GIVING up sweet treats and alcohol has become part of modern “fasting” during Lent — with the added benefit of reducing waistlines. But one theologian is urging people to reduce environmental waste, instead, by ditching plastic for the 40 days.
The theologian and environmentalist Dr Ruth Valerio, who is also global advocacy and influencing director at the Christian charity Tearfund, launched a campaign on social media last week, #plasticlesslent, to encourage people to give up — or at least reduce — the consumption of plastic during the season.
This might be as simple as refraining from buying single-use water bottles, or disposable coffee cups, she writes on her website. Or it might be giving up buying plastic food packaging or bags. “Lent is a really good opportunity to focus on a particular discipline for a set period.
The campaign has been backed by ChurchCare, part of the Archbishop’s Council of the Church of England, which looks afters its cathedrals and church buildings. A guide, produced by the Council, has been added to the Facebook page created by Ms Valerio. It lists a different way of reducing plastic waste for each day of Lent, including choosing lotions and lip balms in plastic-free containers, and using a bamboo toothbrush.
The Environmental Policy Officer for the C of E, Ruth Knight, who drew up the guide, told BBC Radio 4, on Thursday: “Everyone is aware that plastic is causing a huge amount of damage, as we’ve seen in [the BBC programme] Blue Planet II, and various bits of government action; but this is becoming more and more important and relevant.
“It is a global challenge, but people often feel paralysed with something of this scale and we are aiming to give day to day actions. . . We are starting off with some of the things that are fairly straight-forward, like using your own cups, or bringing your own bag [to the shop]. But then progressing onto things that are maybe slightly more challenging.”
The Bishop of Dudley, the Rt Revd Graham Usher is among the bishops taking up the challenge. “More than 8.3 billion tonnes of plastic has been produced since the 1950s,” he posted on Twitter. “That’s enough plastic to cover every inch of the UK ankle-deep more than 10 [times] over.
Just nine per cent was recycled.”
The choir of St Bride’s, Fleet Street, are among the more than 1200 people to have signed up to the campaign so far. The choir members Nina Bennet and Neil Bellingham, who are organising the endeavour, explained on Wednesday: “Each week we are going to focus on one area rather than just one item. Week one — ‘Time for a cuppa’ — will look at single-use coffee cups, tea bags (which contain plastic), and [advocating] the return of the milk bottle.”

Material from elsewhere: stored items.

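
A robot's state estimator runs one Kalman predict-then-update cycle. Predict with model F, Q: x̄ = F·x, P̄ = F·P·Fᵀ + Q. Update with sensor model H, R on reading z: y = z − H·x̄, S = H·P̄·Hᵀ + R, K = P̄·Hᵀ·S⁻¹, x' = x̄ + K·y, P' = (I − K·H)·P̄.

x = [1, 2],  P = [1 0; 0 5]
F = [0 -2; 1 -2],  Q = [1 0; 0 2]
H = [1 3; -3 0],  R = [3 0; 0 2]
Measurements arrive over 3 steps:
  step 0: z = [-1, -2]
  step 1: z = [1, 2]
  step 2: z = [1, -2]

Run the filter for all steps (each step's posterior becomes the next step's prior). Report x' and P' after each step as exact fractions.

step 0: x̄ = F·x = [-4, -3]
step 0: P̄ = F·P·Fᵀ + Q = [21 20; 20 23]
step 0: y = z − H·x̄ = [12, -14]
step 0: S = H·P̄·Hᵀ + R = [351 -243; -243 191]
step 0: K = P̄·Hᵀ·S⁻¹ = [3/148 -45/148; 2419/7992 21/296]
step 0: x' = x̄ + K·y = [1/2, -13/36]
step 0: P' = (I − K·H)·P̄ = [15/74 -7/148; -7/148 2545/7992]
step 1: x̄ = F·x = [13/18, 11/9]
step 1: P̄ = F·P·Fᵀ + Q = [4543/1998 1367/999; 1367/999 3662/999]
step 1: y = z − H·x̄ = [-61/18, 25/6]
step 1: S = H·P̄·Hᵀ + R = [92857/1998 -12745/666; -12745/666 4987/222]
step 1: K = P̄·Hᵀ·S⁻¹ = [25490/1354247 -389511/1354247; 398036/1354247 91602/1354247]
step 1: x' = x̄ + K·y = [-731278/1354247, 687966/1354247]
step 1: P' = (I − K·H)·P̄ = [259674/1354247 -61068/1354247; -61068/1354247 418392/1354247]
step 2: x̄ = F·x = [-1375932/1354247, -2107210/1354247]
step 2: P̄ = F·P·Fᵀ + Q = [3027815/1354247 1795704/1354247; 1795704/1354247 4886008/1354247]
step 2: y = z − H·x̄ = [9051809/1354247, -6836290/1354247]
step 2: S = H·P̄·Hᵀ + R = [61838852/1354247 -25244781/1354247; -25244781/1354247 29958829/1354247]
step 2: K = P̄·Hᵀ·S⁻¹ = [16829854/897414301 -257912199/897414301; 37652760/128202043 8675136/128202043]
step 2: x' = x̄ + K·y = [502657312/897414301, 8396710/128202043]
step 2: P' = (I − K·H)·P̄ = [171941466/897414301 -5783424/128202043; -5783424/128202043 39580568/128202043]

step 0: x' = [1/2, -13/36], P' = [15/74 -7/148; -7/148 2545/7992]
step 1: x' = [-731278/1354247, 687966/1354247], P' = [259674/1354247 -61068/1354247; -61068/1354247 418392/1354247]
step 2: x' = [502657312/897414301, 8396710/128202043], P' = [171941466/897414301 -5783424/128202043; -5783424/128202043 39580568/128202043]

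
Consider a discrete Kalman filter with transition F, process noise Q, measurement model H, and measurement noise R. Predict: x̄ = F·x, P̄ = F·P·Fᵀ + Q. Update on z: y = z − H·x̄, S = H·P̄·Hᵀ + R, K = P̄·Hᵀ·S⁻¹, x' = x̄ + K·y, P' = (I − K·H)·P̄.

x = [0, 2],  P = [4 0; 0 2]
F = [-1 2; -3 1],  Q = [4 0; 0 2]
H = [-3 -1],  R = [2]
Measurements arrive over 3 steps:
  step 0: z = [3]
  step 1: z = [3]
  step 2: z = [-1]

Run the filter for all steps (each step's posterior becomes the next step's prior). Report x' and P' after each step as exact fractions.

step 0: x' = [20/141, -466/141], P' = [208/141 -560/141; -560/141 1768/141]
step 1: x' = [-46683/36700, 56939/73400], P' = [4871/9175 -19643/18350; -19643/18350 133619/36700]
step 2: x' = [-1453740/4005593, 8661936/4005593], P' = [6332480/12016779 -12648632/12016779; -12648632/12016779 42786230/12016779]

step 0: x̄ = F·x = [4, 2]
step 0: P̄ = F·P·Fᵀ + Q = [16 16; 16 40]
step 0: y = z − H·x̄ = [17]
step 0: S = H·P̄·Hᵀ + R = [282]
step 0: K = P̄·Hᵀ·S⁻¹ = [-32/141; -44/141]
step 0: x' = x̄ + K·y = [20/141, -466/141]
step 0: P' = (I − K·H)·P̄ = [208/141 -560/141; -560/141 1768/141]
step 1: x̄ = F·x = [-952/141, -526/141]
step 1: P̄ = F·P·Fᵀ + Q = [10084/141 8080/141; 8080/141 7282/141]
step 1: y = z − H·x̄ = [-2959/141]
step 1: S = H·P̄·Hᵀ + R = [146800/141]
step 1: K = P̄·Hᵀ·S⁻¹ = [-9583/36700; -15761/73400]
step 1: x' = x̄ + K·y = [-46683/36700, 56939/73400]
step 1: P' = (I − K·H)·P̄ = [4871/9175 -19643/18350; -19643/18350 133619/36700]
step 2: x̄ = F·x = [51811/18350, 337037/73400]
step 2: P̄ = F·P·Fᵀ + Q = [214476/9175 150173/9175; 150173/9175 618091/36700]
step 2: y = z − H·x̄ = [885369/73400]
step 2: S = H·P̄·Hᵀ + R = [12016779/36700]
step 2: K = P̄·Hᵀ·S⁻¹ = [-3174404/12016779; -2420167/12016779]
step 2: x' = x̄ + K·y = [-1453740/4005593, 8661936/4005593]
step 2: P' = (I − K·H)·P̄ = [6332480/12016779 -12648632/12016779; -12648632/12016779 42786230/12016779]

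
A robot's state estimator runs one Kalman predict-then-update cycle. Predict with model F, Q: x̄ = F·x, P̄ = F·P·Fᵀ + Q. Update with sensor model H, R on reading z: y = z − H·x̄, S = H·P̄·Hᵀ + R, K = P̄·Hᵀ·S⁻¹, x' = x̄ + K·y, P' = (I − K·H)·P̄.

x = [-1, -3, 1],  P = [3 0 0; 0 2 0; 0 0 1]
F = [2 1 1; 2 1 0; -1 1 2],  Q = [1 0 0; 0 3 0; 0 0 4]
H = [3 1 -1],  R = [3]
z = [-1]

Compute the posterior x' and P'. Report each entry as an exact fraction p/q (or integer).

x' = [-100/281, -397/281, -368/281]
P' = [400/281 -98/281 910/281; -98/281 808/281 325/281; 910/281 325/281 3124/281]

x̄ = F·x = [-4, -5, 0]
P̄ = F·P·Fᵀ + Q = [16 14 -2; 14 17 -4; -2 -4 13]
y = z − H·x̄ = [16]
S = H·P̄·Hᵀ + R = [281]
K = P̄·Hᵀ·S⁻¹ = [64/281; 63/281; -23/281]
x' = x̄ + K·y = [-100/281, -397/281, -368/281]
P' = (I − K·H)·P̄ = [400/281 -98/281 910/281; -98/281 808/281 325/281; 910/281 325/281 3124/281]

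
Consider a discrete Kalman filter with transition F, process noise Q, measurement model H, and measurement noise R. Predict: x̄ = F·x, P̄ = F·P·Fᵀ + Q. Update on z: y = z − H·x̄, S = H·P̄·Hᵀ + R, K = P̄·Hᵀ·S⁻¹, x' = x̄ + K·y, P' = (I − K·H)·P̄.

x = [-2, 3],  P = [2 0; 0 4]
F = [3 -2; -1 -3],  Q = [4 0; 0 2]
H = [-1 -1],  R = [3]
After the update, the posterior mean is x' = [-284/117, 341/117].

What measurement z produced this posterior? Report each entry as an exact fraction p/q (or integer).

z = [-1]

x̄ = F·x = [-12, -7]
P̄ = F·P·Fᵀ + Q = [38 18; 18 40]
S = H·P̄·Hᵀ + R = [117]
K = P̄·Hᵀ·S⁻¹ = [-56/117; -58/117]
x' − x̄ = [1120/117, 1160/117] = K·y
y = (KᵀK)⁻¹·Kᵀ·(x' − x̄) = [-20]
z = y + H·x̄ = [-20] + [19] = [-1]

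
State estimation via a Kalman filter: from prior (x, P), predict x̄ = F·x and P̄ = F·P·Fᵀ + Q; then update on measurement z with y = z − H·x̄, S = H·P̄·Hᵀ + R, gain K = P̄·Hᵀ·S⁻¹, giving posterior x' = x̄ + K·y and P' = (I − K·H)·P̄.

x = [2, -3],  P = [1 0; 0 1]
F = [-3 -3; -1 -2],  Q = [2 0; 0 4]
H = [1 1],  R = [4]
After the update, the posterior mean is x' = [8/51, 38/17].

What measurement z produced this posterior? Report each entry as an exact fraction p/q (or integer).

z = [2]

x̄ = F·x = [3, 4]
P̄ = F·P·Fᵀ + Q = [20 9; 9 9]
S = H·P̄·Hᵀ + R = [51]
K = P̄·Hᵀ·S⁻¹ = [29/51; 6/17]
x' − x̄ = [-145/51, -30/17] = K·y
y = (KᵀK)⁻¹·Kᵀ·(x' − x̄) = [-5]
z = y + H·x̄ = [-5] + [7] = [2]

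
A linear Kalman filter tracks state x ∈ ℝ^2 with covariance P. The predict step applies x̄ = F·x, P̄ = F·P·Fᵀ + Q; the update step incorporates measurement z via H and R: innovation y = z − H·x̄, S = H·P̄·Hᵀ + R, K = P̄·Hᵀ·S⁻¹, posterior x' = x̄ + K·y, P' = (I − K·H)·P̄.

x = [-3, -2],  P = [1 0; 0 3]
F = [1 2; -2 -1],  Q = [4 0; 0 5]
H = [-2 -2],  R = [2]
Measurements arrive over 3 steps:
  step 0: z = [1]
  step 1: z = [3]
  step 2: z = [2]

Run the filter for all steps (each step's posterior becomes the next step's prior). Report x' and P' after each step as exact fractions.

step 0: x' = [-8, 68/9], P' = [11 -32/3; -32/3 292/27]
step 1: x' = [-3081/2843, -723/2843], P' = [9775/2843 -9092/2843; -9092/2843 9817/2843]
step 2: x' = [-317263/129569, 192895/129569], P' = [449095/129569 -418772/129569; -418772/129569 451812/129569]

step 0: x̄ = F·x = [-7, 8]
step 0: P̄ = F·P·Fᵀ + Q = [17 -8; -8 12]
step 0: y = z − H·x̄ = [3]
step 0: S = H·P̄·Hᵀ + R = [54]
step 0: K = P̄·Hᵀ·S⁻¹ = [-1/3; -4/27]
step 0: x' = x̄ + K·y = [-8, 68/9]
step 0: P' = (I − K·H)·P̄ = [11 -32/3; -32/3 292/27]
step 1: x̄ = F·x = [64/9, 76/9]
step 1: P̄ = F·P·Fᵀ + Q = [421/27 262/27; 262/27 463/27]
step 1: y = z − H·x̄ = [307/9]
step 1: S = H·P̄·Hᵀ + R = [5686/27]
step 1: K = P̄·Hᵀ·S⁻¹ = [-683/2843; -725/2843]
step 1: x' = x̄ + K·y = [-3081/2843, -723/2843]
step 1: P' = (I − K·H)·P̄ = [9775/2843 -9092/2843; -9092/2843 9817/2843]
step 2: x̄ = F·x = [-4527/2843, 6885/2843]
step 2: P̄ = F·P·Fᵀ + Q = [24047/2843 6276/2843; 6276/2843 26764/2843]
step 2: y = z − H·x̄ = [10402/2843]
step 2: S = H·P̄·Hᵀ + R = [259138/2843]
step 2: K = P̄·Hᵀ·S⁻¹ = [-30323/129569; -33040/129569]
step 2: x' = x̄ + K·y = [-317263/129569, 192895/129569]
step 2: P' = (I − K·H)·P̄ = [449095/129569 -418772/129569; -418772/129569 451812/129569]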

ST BRIDE’S, FLEET STREETThe choir of St Bride’s, Fleet Street, at the launch of their Plastic-Less Lent
Other weeks will focus on the supermarket (shopping bags and food packaging), and “Cleanliness is next to godliness” (soap, shampoo bottles, toothbrushes, toothpaste, and makeup).
Cathedrals are also using social media to promote a Lent campaign #WindowOnLent, which will showcase a new image on themes, such as doubt, stillness, and wonder, each day of Lent. A short promotion film was released on Shrove Tuesday, and the first “window” — on Ash Wednesday — was an image of an installation in Southwark Cathedral by the artist Susie MacMurray.
The Bishop of Stockport, the Rt Revd Libby Lane, meanwhile, is encouraging people to pray for a different cause each day of Lent to “give voices to the voiceless”, including refugees, victims of abuse, Dementia patients, and human-rights victims. The list of intentions can be seen on the diocesan Facebook page, or downloaded at: chester.anglican.org.
And the Christian charity Stewardship has relaunched its annual campaign 40acts which encourages people to be more generous and kind to others, instead of giving up a habit. For the first time in eight years, the Archbishops of Canterbury and York are contributing to the challenge. To subscribe to the daily challenges, visit 40acts.org.uk.
UN: “break up” with plastic this St Valentine’s Day. Ash Wednesday fell on Valentine’s Day for the first time since the Second World War this week. The United Nations Environment Programme chose the saints day to release a short film — It’s Not Me, It’s You — to encourage people to end their “toxic relationship” with single-use plastic and find “new love” with more sustainable options. The video was released as part of its longer-term #CleanSeas campaign.